I bought a set of Nitto Terra Grapplers last year for $620 mounted and balanced. I just got my new consumer reports mag.........................and whose tires were at the very top of the list? Mine! They are e-rated and quiet as all heck


----------



## DCSpecial (Nov 16, 2008)

I know it's a Chevy forum....but I have two sets of Silent Armors.

275/70R17 Silent Armor on the 99 F-150 4x4. Right around 45,000 miles on them.....still lots of tread left (haven't measured). Plowed with them for 3 winters I believe, no complaints. Great in the snow and rain.

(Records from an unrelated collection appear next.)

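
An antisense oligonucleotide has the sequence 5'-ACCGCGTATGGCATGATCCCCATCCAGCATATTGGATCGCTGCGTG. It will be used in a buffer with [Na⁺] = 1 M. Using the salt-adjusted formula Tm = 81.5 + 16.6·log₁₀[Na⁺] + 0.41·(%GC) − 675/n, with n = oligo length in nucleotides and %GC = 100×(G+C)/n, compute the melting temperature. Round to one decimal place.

Length n = 46. Base counts: G=12, C=14, T=11, A=9
G+C = 26, so %GC = 26/46 × 100 = 56.522%
Salt term: 16.6 × (0) = 0
GC term: 0.41 × 56.522 = 23.174; length term: −675/46 = −14.674
Tm = 81.5 + (0) + 23.174 − 14.674 = 90 → 90.0°C

90.0°C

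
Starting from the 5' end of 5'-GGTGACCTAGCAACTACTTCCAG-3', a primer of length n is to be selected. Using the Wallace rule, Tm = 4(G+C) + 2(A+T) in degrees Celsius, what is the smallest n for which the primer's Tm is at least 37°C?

First 11 bases: GGTGACCTAGC → Tm = 36°C (< 37°C)
First 12 bases: GGTGACCTAGCA → Tm = 38°C (≥ 37°C)
Each additional base adds 2°C (A/T) or 4°C (G/C), so Tm is non-decreasing in n; n = 12 is the first length to reach 37°C.

n = 12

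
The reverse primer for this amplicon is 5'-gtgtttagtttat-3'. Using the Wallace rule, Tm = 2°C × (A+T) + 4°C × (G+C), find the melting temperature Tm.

32°C

Base counts: G=3, C=0, T=8, A=2
AT pairs contribute 10, GC pairs contribute 3.
Tm = 2×10 + 4×3 = 32°C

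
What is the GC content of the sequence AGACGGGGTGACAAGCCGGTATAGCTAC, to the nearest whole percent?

57%

Base counts: G=10, T=4, C=6, A=8
G+C = 10 + 6 = 16 out of 28 bases
%GC = 16/28 × 100 = 57.14% ≈ 57%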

325/60R18 Silent Armor Pro Grade on my 07 F-350 4x4 diesel. Have 36,400 miles on them right now. I tow 9,000 to 12,500lbs regularly, and often haul 2,000-3,000lbs in the bed. Based on current wear I should get over 50,000 miles on them by the time they reach 2/32". Of course, I'll probably replace them before they get that low on tread. Great in the snow and rain, this will be the first winter plowing with the truck.

Both trucks get aligned once a year, and tires rotated every 5,000-6,000 miles.


----------



## THOR72 (Nov 25, 2008)

I just had the pro-gaurds installed, plowed w/them twice already and love them. If you have enough weight in the bed you can push in 2wheel drive w/very little spinning. Great tire ! My 2nd set.


----------